Nel tempo che colui che ’l mondo schiara la faccia = perifrasi (vv. 26-27). Per indicare l'estate.
Mosca...zanzara = sineddoche (v. 28). Il singolare per il plurale.
Colui che si vengiò con li orsi = perifrasi (v. 34). Per indicare Eliseo.
E qual colui che si vengiò con li orsi vide ’l carro d’Elia al dipartire, quando i cavalli al cielo erti levorsi, che nol potea sì con li occhi seguire, ch’el vedesse altro che la fiamma sola, sì come nuvoletta, in sù salire: tal si move ciascuna per la gola del fosso = similitudine (vv. 34-42). Cioè: "E come colui (Eliseo) che trovò vendetta con gli orsi vide il carro d'Elia che partiva, quando i cavalli si levarono alti nel cielo, e non lo poteva seguire con lo sguardo senza vedere altro che la fiamma, che saliva su come una nuvoletta: così si muove ogni fiamma per le strettoie della bolgia".
Caduto sarei = anastrofe (v. 45).
Che così fosse = anastrofe (v. 51). Cioè: "che fosse così".
Vedi che del disio ver’ lei mi piego = anastrofe (v. 69). Cioè: "vedi che mi piego verso di essa dal desiderio"
S’io meritai di voi = anafora (vv. 80-81).
Vincer potero = anastrofe (v. 97). Cioè: "poterono vincere".
Del mondo esperto = anastrofe (v. 98). Cioè: "esperto del mondo".
Ma misi me = anastrofe (v. 100). Cioè: "ma mi misi".
Con un legno = sineddoche (v. 101). La parte per il tutto, il legno invece che la nave.
Compagna / picciola = enjambement (v. 101-102).
L’isola d’i Sardi = metonimia (v. 104). Gli abitanti invece del luogo, la Sardegna.
Vecchi e tardi = endiadi (v. 106).
A questa tanto picciola vigilia / d’i nostri sensi ch’è del rimanente = perifrasi (vv. 114-115). Per indicare la poca vita rimasta.
Non vogliate negar = litote (v. 116).
Viver come bruti = similitudine (v. 119). Cioè: "vivere come bestie".
De’ remi facemmo ali al folle volo = metafora (v. 125). Cioè: "facemmo dei remi le ali al nostro folle volo".

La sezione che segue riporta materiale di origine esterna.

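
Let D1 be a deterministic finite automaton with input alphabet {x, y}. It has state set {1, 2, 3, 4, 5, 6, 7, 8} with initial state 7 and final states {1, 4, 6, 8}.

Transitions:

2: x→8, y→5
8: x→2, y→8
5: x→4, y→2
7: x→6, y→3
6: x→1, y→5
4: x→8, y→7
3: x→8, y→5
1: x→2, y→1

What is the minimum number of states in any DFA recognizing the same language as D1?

P0 = {1,4,6,8} | {2,3,5,7}.
On input x, block {1,4,6,8} splits into {1,8} and {4,6}.
On input x, block {2,3,5,7} splits into {2,3} and {5,7}.
Stable partition: {1,8} | {2,3} | {4,6} | {5,7} — 4 equivalence classes.

4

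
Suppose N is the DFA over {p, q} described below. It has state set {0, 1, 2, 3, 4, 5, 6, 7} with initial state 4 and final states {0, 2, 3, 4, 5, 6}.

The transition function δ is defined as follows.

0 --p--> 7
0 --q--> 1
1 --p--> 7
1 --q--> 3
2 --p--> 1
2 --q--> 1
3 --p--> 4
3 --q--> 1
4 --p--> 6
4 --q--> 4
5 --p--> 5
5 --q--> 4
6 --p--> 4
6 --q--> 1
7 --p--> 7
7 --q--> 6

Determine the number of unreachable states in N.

3

No path from 4 leads to 0, 2, 5; the other 5 states are all reachable.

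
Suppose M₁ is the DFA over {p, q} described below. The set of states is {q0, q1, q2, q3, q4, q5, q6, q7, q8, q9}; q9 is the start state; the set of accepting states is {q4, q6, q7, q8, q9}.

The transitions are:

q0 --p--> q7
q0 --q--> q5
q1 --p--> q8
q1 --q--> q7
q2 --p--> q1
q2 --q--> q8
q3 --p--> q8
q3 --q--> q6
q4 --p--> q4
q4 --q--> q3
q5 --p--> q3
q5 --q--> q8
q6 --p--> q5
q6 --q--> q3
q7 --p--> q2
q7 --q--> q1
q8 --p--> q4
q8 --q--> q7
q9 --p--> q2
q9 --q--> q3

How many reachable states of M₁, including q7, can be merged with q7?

3

States {q0} cannot be reached from the start state, so discard them.
Start with accepting vs non-accepting: {q4,q6,q7,q8,q9} | {q1,q2,q3,q5}.
Refine {q4,q6,q7,q8,q9} on symbol p: members go to different blocks, giving {q6,q7,q9} and {q4,q8}.
Split {q1,q2,q3,q5} by δ(·,p) → {q1,q3} and {q2,q5}.
Refine {q4,q8} on symbol q: members go to different blocks, giving {q4} and {q8}.
Stable partition: {q6,q7,q9} | {q1,q3} | {q4} | {q2,q5} | {q8} — 5 equivalence classes.
The equivalence class containing q7 is {q6,q7,q9}, of size 3.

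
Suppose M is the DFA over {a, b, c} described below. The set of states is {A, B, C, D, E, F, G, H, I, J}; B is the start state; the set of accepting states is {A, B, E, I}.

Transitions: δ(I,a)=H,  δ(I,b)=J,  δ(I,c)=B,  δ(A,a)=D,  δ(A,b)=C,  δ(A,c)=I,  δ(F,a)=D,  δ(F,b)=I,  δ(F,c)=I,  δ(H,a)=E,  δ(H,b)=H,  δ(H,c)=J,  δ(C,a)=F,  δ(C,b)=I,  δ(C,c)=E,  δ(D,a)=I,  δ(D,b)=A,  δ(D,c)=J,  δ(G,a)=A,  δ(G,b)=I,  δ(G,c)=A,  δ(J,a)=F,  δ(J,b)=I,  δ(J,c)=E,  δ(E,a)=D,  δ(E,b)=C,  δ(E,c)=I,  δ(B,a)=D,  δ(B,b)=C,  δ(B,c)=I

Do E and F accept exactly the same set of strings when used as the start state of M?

No

States {G} cannot be reached from the start state, so discard them.
Start with accepting vs non-accepting: {A,B,E,I} | {C,D,F,H,J}.
Refine {C,D,F,H,J} on symbol a: members go to different blocks, giving {C,F,J} and {D,H}.
On input a, block {C,F,J} splits into {C,J} and {F}.
Refine {D,H} on symbol b: members go to different blocks, giving {D} and {H}.
On input a, block {A,B,E,I} splits into {A,B,E} and {I}.
No further refinement is possible. Final partition (6 blocks): {A,B,E} | {C,J} | {D} | {F} | {H} | {I}.
E and F end up in different blocks, so they are distinguishable. For instance, the string 'ε' is accepted from only E.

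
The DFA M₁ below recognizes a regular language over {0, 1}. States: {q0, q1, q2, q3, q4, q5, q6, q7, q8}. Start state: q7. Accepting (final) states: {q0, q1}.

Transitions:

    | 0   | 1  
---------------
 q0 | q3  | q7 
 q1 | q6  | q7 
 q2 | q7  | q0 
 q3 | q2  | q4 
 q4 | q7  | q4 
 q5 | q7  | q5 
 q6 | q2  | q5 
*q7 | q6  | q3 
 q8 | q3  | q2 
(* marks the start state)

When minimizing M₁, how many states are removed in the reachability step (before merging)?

2

BFS from q7 reaches {q0, q2, q3, q4, q5, q6, q7}; the 2 state(s) q1, q8 are never visited.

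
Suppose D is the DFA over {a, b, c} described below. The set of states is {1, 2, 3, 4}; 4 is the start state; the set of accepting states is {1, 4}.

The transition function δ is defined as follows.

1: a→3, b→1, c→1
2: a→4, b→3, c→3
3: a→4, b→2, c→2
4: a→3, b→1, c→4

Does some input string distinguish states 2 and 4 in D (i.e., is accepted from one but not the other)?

All states are reachable from the start state.
Initial partition by acceptance: {1,4} | {2,3}.
Stable partition: {1,4} | {2,3} — 2 equivalence classes.
2 and 4 end up in different blocks, so they are distinguishable. For instance, the string 'ε' is accepted from only 4.

Yes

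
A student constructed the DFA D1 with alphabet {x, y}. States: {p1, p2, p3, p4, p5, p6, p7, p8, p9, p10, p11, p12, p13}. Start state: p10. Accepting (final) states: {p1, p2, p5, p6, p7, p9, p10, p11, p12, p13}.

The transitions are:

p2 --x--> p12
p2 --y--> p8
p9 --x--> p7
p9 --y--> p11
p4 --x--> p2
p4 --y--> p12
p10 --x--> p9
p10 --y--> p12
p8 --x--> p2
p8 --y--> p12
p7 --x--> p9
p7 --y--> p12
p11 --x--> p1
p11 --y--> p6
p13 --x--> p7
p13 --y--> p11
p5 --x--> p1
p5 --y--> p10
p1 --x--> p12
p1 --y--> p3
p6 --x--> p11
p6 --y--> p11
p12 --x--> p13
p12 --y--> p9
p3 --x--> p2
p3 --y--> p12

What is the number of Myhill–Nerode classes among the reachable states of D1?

7

States {p4,p5} cannot be reached from the start state, so discard them.
P0 = {p1,p2,p6,p7,p9,p10,p11,p12,p13} | {p3,p8}.
Refine {p1,p2,p6,p7,p9,p10,p11,p12,p13} on symbol y: members go to different blocks, giving {p6,p7,p9,p10,p11,p12,p13} and {p1,p2}.
Split {p6,p7,p9,p10,p11,p12,p13} by δ(·,x) → {p6,p7,p9,p10,p12,p13} and {p11}.
On input x, block {p6,p7,p9,p10,p12,p13} splits into {p7,p9,p10,p12,p13} and {p6}.
On input y, block {p7,p9,p10,p12,p13} splits into {p7,p10,p12} and {p9,p13}.
Refine {p7,p10,p12} on symbol y: members go to different blocks, giving {p7,p10} and {p12}.
The partition is now stable with 7 blocks: {p7,p10} | {p3,p8} | {p1,p2} | {p11} | {p6} | {p9,p13} | {p12}.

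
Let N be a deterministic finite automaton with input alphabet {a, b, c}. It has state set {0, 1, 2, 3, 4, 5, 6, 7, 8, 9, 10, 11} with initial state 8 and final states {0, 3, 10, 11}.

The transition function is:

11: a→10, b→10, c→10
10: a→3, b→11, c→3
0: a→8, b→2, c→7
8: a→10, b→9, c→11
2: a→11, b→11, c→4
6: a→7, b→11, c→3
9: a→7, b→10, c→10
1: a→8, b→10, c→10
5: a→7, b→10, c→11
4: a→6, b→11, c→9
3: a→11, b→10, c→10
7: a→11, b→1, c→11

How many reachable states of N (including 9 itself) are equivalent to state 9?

2

First remove the unreachable states {0,2,4,5,6}; 7 states remain.
Start with accepting vs non-accepting: {3,10,11} | {1,7,8,9}.
Refine {1,7,8,9} on symbol a: members go to different blocks, giving {1,9} and {7,8}.
Stable partition: {3,10,11} | {1,9} | {7,8} — 3 equivalence classes.
The equivalence class containing 9 is {1,9}, of size 2.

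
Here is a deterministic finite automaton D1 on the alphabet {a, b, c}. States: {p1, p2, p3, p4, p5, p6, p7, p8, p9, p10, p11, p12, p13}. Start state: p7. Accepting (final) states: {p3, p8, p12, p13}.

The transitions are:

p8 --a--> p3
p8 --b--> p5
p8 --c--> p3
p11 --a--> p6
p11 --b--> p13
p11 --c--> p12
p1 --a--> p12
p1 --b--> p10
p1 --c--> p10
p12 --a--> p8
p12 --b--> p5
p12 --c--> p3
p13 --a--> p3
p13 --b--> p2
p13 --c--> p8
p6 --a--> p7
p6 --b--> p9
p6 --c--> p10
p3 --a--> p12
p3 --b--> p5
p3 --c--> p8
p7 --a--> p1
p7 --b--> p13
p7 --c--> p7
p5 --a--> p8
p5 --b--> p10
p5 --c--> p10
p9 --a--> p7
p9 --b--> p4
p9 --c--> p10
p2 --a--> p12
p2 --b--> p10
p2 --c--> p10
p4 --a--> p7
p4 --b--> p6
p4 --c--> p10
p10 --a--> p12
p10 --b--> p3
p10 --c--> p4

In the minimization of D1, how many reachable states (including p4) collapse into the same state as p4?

States {p11} cannot be reached from the start state, so discard them.
Initial partition by acceptance: {p3,p8,p12,p13} | {p1,p2,p4,p5,p6,p7,p9,p10}.
Refine {p1,p2,p4,p5,p6,p7,p9,p10} on symbol a: members go to different blocks, giving {p1,p2,p5,p10} and {p4,p6,p7,p9}.
Split {p1,p2,p5,p10} by δ(·,b) → {p1,p2,p5} and {p10}.
Refine {p4,p6,p7,p9} on symbol a: members go to different blocks, giving {p4,p6,p9} and {p7}.
The partition is now stable with 5 blocks: {p3,p8,p12,p13} | {p1,p2,p5} | {p4,p6,p9} | {p10} | {p7}.
State p4 belongs to the block {p4,p6,p9}, which has 3 states.

3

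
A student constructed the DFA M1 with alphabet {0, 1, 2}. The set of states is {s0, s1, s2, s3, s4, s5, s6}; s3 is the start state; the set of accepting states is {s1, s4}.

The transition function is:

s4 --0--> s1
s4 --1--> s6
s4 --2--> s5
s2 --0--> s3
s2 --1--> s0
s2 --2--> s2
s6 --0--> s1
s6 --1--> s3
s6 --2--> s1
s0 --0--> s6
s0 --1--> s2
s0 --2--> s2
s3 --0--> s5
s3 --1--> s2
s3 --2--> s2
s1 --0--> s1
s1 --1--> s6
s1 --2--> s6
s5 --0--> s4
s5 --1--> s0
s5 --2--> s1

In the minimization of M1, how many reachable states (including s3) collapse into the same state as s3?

2

Every state is reachable, so we keep all 7.
P0 = {s1,s4} | {s0,s2,s3,s5,s6}.
Split {s0,s2,s3,s5,s6} by δ(·,0) → {s0,s2,s3} and {s5,s6}.
On input 0, block {s0,s2,s3} splits into {s0,s3} and {s2}.
No further refinement is possible. Final partition (4 blocks): {s1,s4} | {s0,s3} | {s5,s6} | {s2}.
State s3 belongs to the block {s0,s3}, which has 2 states.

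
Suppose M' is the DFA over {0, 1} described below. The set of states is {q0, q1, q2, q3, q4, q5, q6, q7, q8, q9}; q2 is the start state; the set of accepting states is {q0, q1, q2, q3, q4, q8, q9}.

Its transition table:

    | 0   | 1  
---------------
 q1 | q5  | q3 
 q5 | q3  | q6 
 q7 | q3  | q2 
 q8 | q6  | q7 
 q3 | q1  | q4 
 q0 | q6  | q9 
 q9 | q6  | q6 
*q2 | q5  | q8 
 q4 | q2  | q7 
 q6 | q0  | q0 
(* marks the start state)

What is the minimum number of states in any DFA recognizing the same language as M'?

10

All states are reachable from the start state.
Initial partition by acceptance: {q0,q1,q2,q3,q4,q8,q9} | {q5,q6,q7}.
Split {q0,q1,q2,q3,q4,q8,q9} by δ(·,0) → {q0,q1,q2,q8,q9} and {q3,q4}.
Refine {q0,q1,q2,q8,q9} on symbol 1: members go to different blocks, giving {q0,q2} and {q8,q9} and {q1}.
Refine {q5,q6,q7} on symbol 0: members go to different blocks, giving {q5,q7} and {q6}.
Split {q0,q2} by δ(·,0) → {q0} and {q2}.
Split {q5,q7} by δ(·,1) → {q5} and {q7}.
Refine {q3,q4} on symbol 0: members go to different blocks, giving {q3} and {q4}.
Split {q8,q9} by δ(·,1) → {q8} and {q9}.
No further refinement is possible. Final partition (10 blocks): {q0} | {q5} | {q3} | {q8} | {q1} | {q6} | {q2} | {q7} | {q4} | {q9}.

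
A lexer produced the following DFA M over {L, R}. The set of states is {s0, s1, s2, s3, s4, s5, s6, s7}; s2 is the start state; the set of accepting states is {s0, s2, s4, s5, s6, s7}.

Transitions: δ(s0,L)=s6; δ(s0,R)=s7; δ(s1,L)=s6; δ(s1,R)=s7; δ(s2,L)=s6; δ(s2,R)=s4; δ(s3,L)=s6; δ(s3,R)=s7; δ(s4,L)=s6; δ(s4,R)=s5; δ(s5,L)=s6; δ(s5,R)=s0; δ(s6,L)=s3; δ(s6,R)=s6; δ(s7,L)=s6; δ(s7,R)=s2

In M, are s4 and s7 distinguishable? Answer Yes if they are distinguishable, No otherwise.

No

First remove the unreachable states {s1}; 7 states remain.
P0 = {s0,s2,s4,s5,s6,s7} | {s3}.
On input L, block {s0,s2,s4,s5,s6,s7} splits into {s0,s2,s4,s5,s7} and {s6}.
Stable partition: {s0,s2,s4,s5,s7} | {s3} | {s6} — 3 equivalence classes.
s4 and s7 lie in the same block of the stable partition, so they are equivalent — no string distinguishes them.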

Apparve una montagna, bruna per la distanza, e parvemi alta tanto quanto veduta non avea alcuna = perifrasi (vv. 133-135). Per indicare la montagna del purgatorio.
Allegrammo...pianto = antitesi (v. 136).
Tosto tornò in pianto = allitterazione della t (v. 136)
Un turbo nacque = anastrofe (v. 137). Cioè: "nacque una tempesta".
Del legno = sineddoche (v. 138). La parte per il tutto, il legno invece che la nave.
Del legno il primo canto = anastrofe (v. 138). Cioè: "la parte anteriore della nave"
Com’altrui piacque = perifrasi (v. 141). Cioè: "come altri stabilì, ovvero Dio".
De l’altro polo vedea la notte = anastrofe (v. 127). Cioè: "la notte mostrava già le stelle dell'altro polo".